In the earlier days of Swift, command-line and other apps that needed access to C library functions would simply add a one-liner import:
import Darwin
With the availability of Swift on a wide variety of platforms, there are now many different potential imports that could bring in the right libraries. On Linux, you'd import Glibc, and on Windows, you'd import ucrt. And now with Static Linux support, you might import musl. The "correct" import is becoming quite complicated and a lot of ceremony at the start of an otherwise innocuous Swift file:
#if os(macOS) || os(iOS)
import Darwin
#elseif canImport(Glibc)
import Glibc
#elseif canImport(Musl)
import Musl
#elseif os(Windows)
import ucrt
#else
#error(Unknown platform)
#endif
Yet the above code is missing support for important platforms like tvOS, watchOS, and visionOS, and will be broken on platforms like Wasm/WASI, FreeBSD, Android...

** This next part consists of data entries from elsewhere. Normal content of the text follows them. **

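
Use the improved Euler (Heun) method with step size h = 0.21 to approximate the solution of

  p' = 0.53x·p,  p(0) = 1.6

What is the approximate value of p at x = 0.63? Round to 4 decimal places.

Heun: k1 = f(x_n, p_n); k2 = f(x_n + h, p_n + h·k1); p_{n+1} = p_n + (h/2)·(k1 + k2).
x=0.000000, p=1.600000:
  k1 = f(0.000000, 1.600000) = 0.000000
  k2 = f(0.210000, 1.600000) = 0.178080
  p ← 1.600000 + (0.21/2)·(0.000000 + 0.178080) = 1.618698
x=0.210000, p=1.618698:
  k1 = f(0.210000, 1.618698) = 0.180161
  k2 = f(0.420000, 1.656532) = 0.368744
  p ← 1.618698 + (0.21/2)·(0.180161 + 0.368744) = 1.676333
x=0.420000, p=1.676333:
  k1 = f(0.420000, 1.676333) = 0.373152
  k2 = f(0.630000, 1.754695) = 0.585893
  p ← 1.676333 + (0.21/2)·(0.373152 + 0.585893) = 1.777033
p(0.63) ≈ 1.7770

1.7770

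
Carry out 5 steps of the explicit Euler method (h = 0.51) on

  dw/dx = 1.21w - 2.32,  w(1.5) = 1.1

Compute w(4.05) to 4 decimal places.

Euler: w_{n+1} = w_n + h·f(x_n, w_n).
x=1.500000, w=1.100000: f=-0.989000 → w ← 1.100000 + 0.51·(-0.989000) = 0.595610
x=2.010000, w=0.595610: f=-1.599312 → w ← 0.595610 + 0.51·(-1.599312) = -0.220039
x=2.520000, w=-0.220039: f=-2.586247 → w ← -0.220039 + 0.51·(-2.586247) = -1.539025
x=3.030000, w=-1.539025: f=-4.182220 → w ← -1.539025 + 0.51·(-4.182220) = -3.671958
x=3.540000, w=-3.671958: f=-6.763069 → w ← -3.671958 + 0.51·(-6.763069) = -7.121123
w(4.05) ≈ -7.1211

-7.1211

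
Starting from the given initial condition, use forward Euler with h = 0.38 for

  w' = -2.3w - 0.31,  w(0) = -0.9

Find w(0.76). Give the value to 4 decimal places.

-0.1469

Euler: w_{n+1} = w_n + h·f(t_n, w_n).
t=0.000000, w=-0.900000: f=1.760000 → w ← -0.900000 + 0.38·1.760000 = -0.231200
t=0.380000, w=-0.231200: f=0.221760 → w ← -0.231200 + 0.38·0.221760 = -0.146931
w(0.76) ≈ -0.1469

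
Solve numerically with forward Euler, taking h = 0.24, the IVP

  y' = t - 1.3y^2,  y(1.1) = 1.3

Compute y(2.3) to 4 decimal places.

Euler: y_{n+1} = y_n + h·f(t_n, y_n).
t=1.100000, y=1.300000: f=-1.097000 → y ← 1.300000 + 0.24·(-1.097000) = 1.036720
t=1.340000, y=1.036720: f=-0.057225 → y ← 1.036720 + 0.24·(-0.057225) = 1.022986
t=1.580000, y=1.022986: f=0.219549 → y ← 1.022986 + 0.24·0.219549 = 1.075678
t=1.820000, y=1.075678: f=0.315792 → y ← 1.075678 + 0.24·0.315792 = 1.151468
t=2.060000, y=1.151468: f=0.336358 → y ← 1.151468 + 0.24·0.336358 = 1.232194
y(2.3) ≈ 1.2322

1.2322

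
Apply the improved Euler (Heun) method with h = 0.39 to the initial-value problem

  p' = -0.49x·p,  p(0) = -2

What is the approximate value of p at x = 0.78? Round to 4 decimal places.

Heun: k1 = f(x_n, p_n); k2 = f(x_n + h, p_n + h·k1); p_{n+1} = p_n + (h/2)·(k1 + k2).
x=0.000000, p=-2.000000:
  k1 = f(0.000000, -2.000000) = 0.000000
  k2 = f(0.390000, -2.000000) = 0.382200
  p ← -2.000000 + (0.39/2)·(0.000000 + 0.382200) = -1.925471
x=0.390000, p=-1.925471:
  k1 = f(0.390000, -1.925471) = 0.367958
  k2 = f(0.780000, -1.781968) = 0.681068
  p ← -1.925471 + (0.39/2)·(0.367958 + 0.681068) = -1.720911
p(0.78) ≈ -1.7209

-1.7209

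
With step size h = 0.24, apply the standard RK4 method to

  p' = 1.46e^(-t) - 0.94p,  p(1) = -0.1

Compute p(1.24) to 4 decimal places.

RK4: k1 = f(t_n, p_n); k2 = f(t_n + h/2, p_n + (h/2)·k1); k3 = f(t_n + h/2, p_n + (h/2)·k2); k4 = f(t_n + h, p_n + h·k3); p_{n+1} = p_n + (h/6)·(k1 + 2k2 + 2k3 + k4).
t=1.000000, p=-0.100000:
  k1 = f(1.000000, -0.100000) = 0.631104
  k2 = f(1.120000, -0.024268) = 0.499180
  k3 = f(1.120000, -0.040098) = 0.514061
  k4 = f(1.240000, 0.023375) = 0.400529
  p ← -0.100000 + (0.24/6)·(k1 + 2k2 + 2k3 + k4) = 0.022325
p(1.24) ≈ 0.0223

0.0223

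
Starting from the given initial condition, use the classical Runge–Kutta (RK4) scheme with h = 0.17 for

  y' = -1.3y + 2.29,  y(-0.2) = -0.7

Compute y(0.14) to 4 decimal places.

0.1794

RK4: k1 = f(t_n, y_n); k2 = f(t_n + h/2, y_n + (h/2)·k1); k3 = f(t_n + h/2, y_n + (h/2)·k2); k4 = f(t_n + h, y_n + h·k3); y_{n+1} = y_n + (h/6)·(k1 + 2k2 + 2k3 + k4).
t=-0.200000, y=-0.700000:
  k1 = f(-0.200000, -0.700000) = 3.200000
  k2 = f(-0.115000, -0.428000) = 2.846400
  k3 = f(-0.115000, -0.458056) = 2.885473
  k4 = f(-0.030000, -0.209470) = 2.562311
  y ← -0.700000 + (0.17/6)·(k1 + 2k2 + 2k3 + k4) = -0.211928
t=-0.030000, y=-0.211928:
  k1 = f(-0.030000, -0.211928) = 2.565507
  k2 = f(0.055000, 0.006140) = 2.282018
  k3 = f(0.055000, -0.017957) = 2.313344
  k4 = f(0.140000, 0.181340) = 2.054258
  y ← -0.211928 + (0.17/6)·(k1 + 2k2 + 2k3 + k4) = 0.179369
y(0.14) ≈ 0.1794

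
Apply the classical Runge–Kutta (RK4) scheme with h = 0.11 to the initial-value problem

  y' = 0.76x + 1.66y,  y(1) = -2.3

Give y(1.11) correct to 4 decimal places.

-2.6642

RK4: k1 = f(x_n, y_n); k2 = f(x_n + h/2, y_n + (h/2)·k1); k3 = f(x_n + h/2, y_n + (h/2)·k2); k4 = f(x_n + h, y_n + h·k3); y_{n+1} = y_n + (h/6)·(k1 + 2k2 + 2k3 + k4).
x=1.000000, y=-2.300000:
  k1 = f(1.000000, -2.300000) = -3.058000
  k2 = f(1.055000, -2.468190) = -3.295395
  k3 = f(1.055000, -2.481247) = -3.317070
  k4 = f(1.110000, -2.664878) = -3.580097
  y ← -2.300000 + (0.11/6)·(k1 + 2k2 + 2k3 + k4) = -2.664155
y(1.11) ≈ -2.6642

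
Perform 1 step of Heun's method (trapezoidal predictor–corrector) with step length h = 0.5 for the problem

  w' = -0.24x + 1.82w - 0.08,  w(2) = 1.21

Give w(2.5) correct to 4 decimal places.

Heun: k1 = f(x_n, w_n); k2 = f(x_n + h, w_n + h·k1); w_{n+1} = w_n + (h/2)·(k1 + k2).
x=2.000000, w=1.210000:
  k1 = f(2.000000, 1.210000) = 1.642200
  k2 = f(2.500000, 2.031100) = 3.016602
  w ← 1.210000 + (0.5/2)·(1.642200 + 3.016602) = 2.374700
w(2.5) ≈ 2.3747

2.3747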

It would be interesting to consider if there's a better approach here, since packages that don't have exactly the right import formulation will break on inclusion with a static Linux app.
For example, could we offer a meta-import that is syntactic sugar for the above code snippet?
import stdlib
A quick review of open source code shows a wide variety of invocations, many of which are incorrect or at least dissimilar. Some assume Glibc, others check for os(musl), on Windows there is a variety of imports (ucrt, CRT, WinSDK). It feels like a good time to harmonize this for certain scenarios, rather than source code being bound to an assumption of what linked C libraries are available.